Entusiasta anche Carlo Costalli, presidente di Mcl : «Sarebbe la prima volta di un Nobel per la pace a gente comune, rispetto alle as­segnazioni a capi di stato, perfino in antici­po. Il popolo spesso dà esempi virtuosi alla classe politica, che strumentalizza, da en­trambi le parti, perfino il dramma dei mi­granti. Noi italiani di fronte alle emergenze, ieri a L’Aquila, oggi a Lampedusa, sappiano darci da fare».
Plaude Andrea Olivero, presidente delle A­cli: «Abbiamo un enorme bisogno di mette­re in luce le concrete iniziative di accoglien­za, rispetto ai discorsi salottieri dei benpen­santi. I lam­pedusani, pur in condi­zioni preca­rie, non chiu­dono il loro cuore a que­sti uomini. Prima di ‘de­finirli’ in ba­se al loro sta­tus, dobbia­mo risponde­re al loro bi­sogno. Poi andrà valutata la loro condizione». Per Oli­vero «Lampedusa ci ricorda che bisogna ri­conoscere la dignità di ciascuno, violata due volte: quella dei migranti come quella degli isolani, non messi in condizione di acco­glierli decentemente».
Totale sintonia anche da Salvatore Marti­nez, presidente di Rinnovamento nello Spi­rito, e siciliano, che annuncia per lunedì prossimo «proprio a Lampedusa una nostra veglia di preghiera, aperta a tutti, con l’arci­vescovo Francesco Montenegro, cui si uni­ranno spiritualmente i nostri 1.900 gruppi in tutta Italia». Per Martinez «il Nobel i lam­pedusani lo hanno già vinto quando, di fron­te alla debolissima coscienza d’Europa, han­no affermato il primato della convivenza pa­cifica dei popoli. Ci mostrano l’accoglienza operosa e la testimonianza di carità verso questi uomini, clandestini o rifugiati che sia­no. È l’ispirazione cristiana che permea il Sud, che afferma la cultura della pace con­tro chi lancia slogan vuoti e pericolosi. Un raro esempio di carità evangelica: perché lo straniero, il profugo, la vedova sono sacri di­nanzi a Dio».
Anche per Sergio Marelli, direttore generale della Focsiv, i lampedusani «lo meriterebbe­ro davvero, più di altri assegnati in prece­denza come quello a Obama. Un Nobel col­lettivo finora è stato proposto solo per le don­ne d’Africa.

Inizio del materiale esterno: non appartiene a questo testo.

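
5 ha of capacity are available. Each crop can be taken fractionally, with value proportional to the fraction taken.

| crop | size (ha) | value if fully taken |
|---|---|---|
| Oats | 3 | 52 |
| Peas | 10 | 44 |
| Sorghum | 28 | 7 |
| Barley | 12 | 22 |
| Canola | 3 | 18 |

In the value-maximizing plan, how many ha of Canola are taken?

2

Rank by value-to-size ratio: Oats 52/3≈17.3, Canola 18/3≈6, Peas 44/10≈4.4, Barley 22/12≈1.83, Sorghum 7/28≈0.25.
Oats: take in full, 3 ha for value 52 — 2 left.
Fill the last 2 ha with part of Canola: 2/3 of it earns 12.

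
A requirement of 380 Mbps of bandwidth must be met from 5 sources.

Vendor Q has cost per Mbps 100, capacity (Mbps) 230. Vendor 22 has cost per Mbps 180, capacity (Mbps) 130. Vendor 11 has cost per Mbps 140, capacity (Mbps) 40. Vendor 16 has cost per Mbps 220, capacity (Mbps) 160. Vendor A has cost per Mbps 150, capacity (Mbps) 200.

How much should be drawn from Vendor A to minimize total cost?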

Lampedusa isola oggi è il para­digma di tutte quelle aree del mondo che si trovano a riparare, come comunità e senza protagonismi, i danni di chi pensa di risolvere i problemi con la violenza e la repressione».
Venato di amaro il commento di Flavio Lot­ti, portavoce della Tavola della pace: «Il pri­mo premio ai Lampedusani sarebbe quello di risparmiare loro questa situazione. Lam­pedusa il Nobel lo merita davvero, come Brindisi che accolse in tre giorni 25 mila al­banesi. Non si tratta di bontà, ma di ricono­scere l’umanità delle persone. Mi ha colpito la tenerezza dei migranti che hanno ringra­ziato chi li aiutava. S’è riattivato il dialogo tra esseri umani».